L’inflation, un piège politique durable pour le gouvernement
C’était il y a un an, jour pour jour. « Nous sommes dans un pic d’inflation, observait le ministre de l’économie Bruno Le Maire sur France Inter, interrogé déjà le 1er juin 2022 sur la flambée des prix alimentaires. Le plus dur, nous y sommes. » Dans les rayonnages des supermarchés, les étiquettes affichaient un bond inédit de 4,2 % par rapport à l’année précédente. Mais, de l’avis général, l’inflation devait refluer « dans les prochains mois », comme il l’affirmait alors.

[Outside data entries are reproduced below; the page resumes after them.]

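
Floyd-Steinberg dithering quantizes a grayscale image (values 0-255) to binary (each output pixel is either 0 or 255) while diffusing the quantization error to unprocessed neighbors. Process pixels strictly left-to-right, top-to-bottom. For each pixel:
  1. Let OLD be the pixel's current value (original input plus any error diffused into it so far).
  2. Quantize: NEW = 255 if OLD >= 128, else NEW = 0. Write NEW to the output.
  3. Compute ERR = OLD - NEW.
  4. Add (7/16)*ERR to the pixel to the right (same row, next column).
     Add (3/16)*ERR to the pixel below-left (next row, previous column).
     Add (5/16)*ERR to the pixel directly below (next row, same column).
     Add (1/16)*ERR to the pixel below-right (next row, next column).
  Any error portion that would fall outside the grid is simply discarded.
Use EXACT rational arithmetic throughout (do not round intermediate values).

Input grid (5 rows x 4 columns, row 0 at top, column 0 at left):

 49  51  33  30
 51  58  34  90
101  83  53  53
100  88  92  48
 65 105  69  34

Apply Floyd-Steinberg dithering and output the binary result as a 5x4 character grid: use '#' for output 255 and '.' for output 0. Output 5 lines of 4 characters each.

Answer: ....
.#..
...#
#.#.
.#..

Derivation:
(0,0): OLD=49 → NEW=0, ERR=49
(0,1): OLD=1159/16 → NEW=0, ERR=1159/16
(0,2): OLD=16561/256 → NEW=0, ERR=16561/256
(0,3): OLD=238807/4096 → NEW=0, ERR=238807/4096
(1,0): OLD=20453/256 → NEW=0, ERR=20453/256
(1,1): OLD=267843/2048 → NEW=255, ERR=-254397/2048
(1,2): OLD=1004671/65536 → NEW=0, ERR=1004671/65536
(1,3): OLD=124748713/1048576 → NEW=0, ERR=124748713/1048576
(2,0): OLD=3364497/32768 → NEW=0, ERR=3364497/32768
(2,1): OLD=101681227/1048576 → NEW=0, ERR=101681227/1048576
(2,2): OLD=240666199/2097152 → NEW=0, ERR=240666199/2097152
(2,3): OLD=4742684891/33554432 → NEW=255, ERR=-3813695269/33554432
(3,0): OLD=2521084801/16777216 → NEW=255, ERR=-1757105279/16777216
(3,1): OLD=26955692575/268435456 → NEW=0, ERR=26955692575/268435456
(3,2): OLD=672354914273/4294967296 → NEW=255, ERR=-422861746207/4294967296
(3,3): OLD=-1609377936729/68719476736 → NEW=0, ERR=-1609377936729/68719476736
(4,0): OLD=219471529645/4294967296 → NEW=0, ERR=219471529645/4294967296
(4,1): OLD=4594948490375/34359738368 → NEW=255, ERR=-4166784793465/34359738368
(4,2): OLD=-14225100999513/1099511627776 → NEW=0, ERR=-14225100999513/1099511627776
(4,3): OLD=261555776546241/17592186044416 → NEW=0, ERR=261555776546241/17592186044416
Row 0: ....
Row 1: .#..
Row 2: ...#
Row 3: #.#.
Row 4: .#..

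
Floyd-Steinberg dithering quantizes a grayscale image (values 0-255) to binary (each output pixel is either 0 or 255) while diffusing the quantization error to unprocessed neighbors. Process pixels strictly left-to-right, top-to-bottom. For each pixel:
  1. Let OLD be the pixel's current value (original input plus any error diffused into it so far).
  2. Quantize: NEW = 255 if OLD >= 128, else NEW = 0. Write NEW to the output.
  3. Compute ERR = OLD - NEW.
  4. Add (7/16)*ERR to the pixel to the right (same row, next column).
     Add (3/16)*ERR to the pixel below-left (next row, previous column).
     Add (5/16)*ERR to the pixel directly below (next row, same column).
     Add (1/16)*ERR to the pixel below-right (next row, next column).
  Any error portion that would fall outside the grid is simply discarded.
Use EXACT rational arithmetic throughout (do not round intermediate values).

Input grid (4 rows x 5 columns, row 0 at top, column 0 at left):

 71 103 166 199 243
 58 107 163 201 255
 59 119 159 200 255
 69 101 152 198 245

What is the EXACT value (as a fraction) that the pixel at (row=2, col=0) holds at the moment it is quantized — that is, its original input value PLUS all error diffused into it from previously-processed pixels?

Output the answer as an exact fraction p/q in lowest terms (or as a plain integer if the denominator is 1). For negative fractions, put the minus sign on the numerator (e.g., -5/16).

(0,0): OLD=71 → NEW=0, ERR=71
(0,1): OLD=2145/16 → NEW=255, ERR=-1935/16
(0,2): OLD=28951/256 → NEW=0, ERR=28951/256
(0,3): OLD=1017761/4096 → NEW=255, ERR=-26719/4096
(0,4): OLD=15738215/65536 → NEW=255, ERR=-973465/65536
(1,0): OLD=14723/256 → NEW=0, ERR=14723/256
(1,1): OLD=245781/2048 → NEW=0, ERR=245781/2048
(1,2): OLD=15863865/65536 → NEW=255, ERR=-847815/65536
(1,3): OLD=51795653/262144 → NEW=255, ERR=-15051067/262144
(1,4): OLD=943010735/4194304 → NEW=255, ERR=-126536785/4194304
(2,0): OLD=3259575/32768 → NEW=0, ERR=3259575/32768
Target (2,0): original=59, with diffused error = 3259575/32768

Answer: 3259575/32768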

Un an plus tard, c’est une inflation à deux chiffres (+14,1 % sur l’alimentation en mai en un an, 5,1 % pour l’inflation d’ensemble) qui s’est installée dans le quotidien des Français, grignotant jour après jour leur pouvoir d’achat. Le niveau élevé des prix les rend parfaitement insensibles à la baisse historique du chômage vantée par l’exécutif, et demeure leur principale inquiétude. « Les trois quarts d’entre eux considèrent que l’inflation est structurelle et durable », ajoute Frédéric Dabi, directeur général de l’IFOP. L’exécutif continue pourtant d’afficher une forme de volontarisme, répétant que la France est en train de « passer le pic ». « L’objectif, c’est qu’on absorbe en quelque sorte cette inflation d’ici à l’automne », assurait Emmanuel Macron sur TF1, le 15 mai. « A la rentrée de septembre-octobre, nous aurons – en tout cas c’est ma détermination – cassé la spirale des prix », a de son côté prédit le ministre de l’économie, samedi 20 mai sur France 2. Ajoutant, bravache : « Je ne suis pas de ceux qui disent “l’Etat ne peut rien”. »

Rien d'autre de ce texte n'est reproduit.